Carpenter may not focus too heavily on the paranoia. There’s too much to happen to make that element the foundation of the movie. There’s an alien, and we want to see people get killed by said alien. And boy howdy, do they ever get killed. The special effects are notable not only for their technical wizardry, but because there’s no CGI at all. Everything is real. Where Alien relied more on the unseen, The Thing embraces the gore. There’s a lot more graphic violence in this movie, and some of it may make you chuckle. But there’s no question it’s effective. That Hollywood exec must have realized we don’t see much of the alien in Alien, and he wanted to up the game.
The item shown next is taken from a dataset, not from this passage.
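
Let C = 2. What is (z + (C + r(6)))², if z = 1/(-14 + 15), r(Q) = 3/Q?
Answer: 49/4 ≈ 12.250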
I mentioned before that The Thing is a remake. But instead of being a remake of the 50’s movie, it acts more of a remake of Alien. But the filmmakers, being the clever people they are, modify the formula just enough. There’s a scene in The Thing–maybe the most famous and memorable scene of the movie–that winks to the famous stomach bursting scene in Alien. Not to give too much away, but the scene involves one character giving CPR to another character. Audiences must have seen the guy’s bare chest and were expecting something to jump through the guy’s sternum. Instead, we get something else, and something very unexpected. It’s the inverse of Alien, and to me it sums up the movie.

The influence of Alien on The Thing seems obvious, and I like to think The Thing went and influenced the Alien franchise. Alien Vs. Predator was also set in Antarctica, with a big underground alien ship. And I like to think it inspired Aliens, the Alien sequel from 1986, to be more Gung-ho about upping the aliens and action.

The new remake may be a disappointment. They almost always are. But we always have originals to fall back on. Don’t let John Carpenter’s The Thing get trapped under the ice and rent it today.

And speaking of prequels, we can always look forward to Prometheus, Ridley Scott’s pseudo-prequel to Alien, due out next year.